Constructing Your Life – Smaller!
“”Your life and how it looks is a reflection of how well you did in that project of constructing who you are,” Christopher Smith says. To a degree, Smith’s own dream follows that ideal. Just before his 30th birthday he impulsively bought two hectares in the Colorado mountains, to fulfil a fantasy of building his own home. With no building experience, this graphic designer used rented tools and YouTube to coach himself through the practical points of DIY. But it’s in the scale of house that his dream truly deviates.
Since 1970, the average American home has almost doubled in size from 130 square metres to 250 square metres (in Australia the figures are comparable – 125 square metres to 243 square metres). Smith’s dream home is 11.5 square metres.
He is one of hundreds of Americans to embrace the idea of living small. Very small. Tiny houses rarely exceed 18 square metres.
”The Tiny House movement for a lot of people is this act of civil disobedience where they are trying to actively put the brakes on that [bigger is better] mentality,” he says.

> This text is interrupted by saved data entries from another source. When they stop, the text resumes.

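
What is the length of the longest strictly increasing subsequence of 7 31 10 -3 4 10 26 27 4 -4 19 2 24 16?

5

One longest increasing subsequence is -3, 4, 10, 26, 27 (positions 4,5,6,7,8), of length 5; no longer one exists.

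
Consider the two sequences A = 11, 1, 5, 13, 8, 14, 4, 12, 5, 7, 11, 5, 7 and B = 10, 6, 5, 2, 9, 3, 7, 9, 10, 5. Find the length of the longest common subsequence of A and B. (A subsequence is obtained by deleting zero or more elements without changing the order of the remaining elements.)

3

Backtracking the LCS table gives one alignment: 5 (A3,B3) → 7 (A10,B7) → 5 (A12,B10).
So the longest common subsequence has length 3.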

Australians, too, are part of a growing worldwide movement. According to Darren Hughes, who operates the Facebook page TinyHousesAustralia, building codes around tiny houses are similar to the US. As tiny houses are less than the minimum house size, putting them on wheels classifies as a temporary structure. In which case, why not buy a caravan? Because building it yourself is key to tiny housing, Smith says.
Tiny Houses’ American antecedents date back at least to 1854 with Henry David Thoreau’s classic Walden. In it, Thoreau describes building a 13.5 square metre cabin near Walden pond in Massachusetts. Like his hero Thoreau, Smith, together with his partner Merete Mueller, documented their own cabin building in Tiny: A Story about Living Small, and including interviews from members of the Tiny House fraternity.”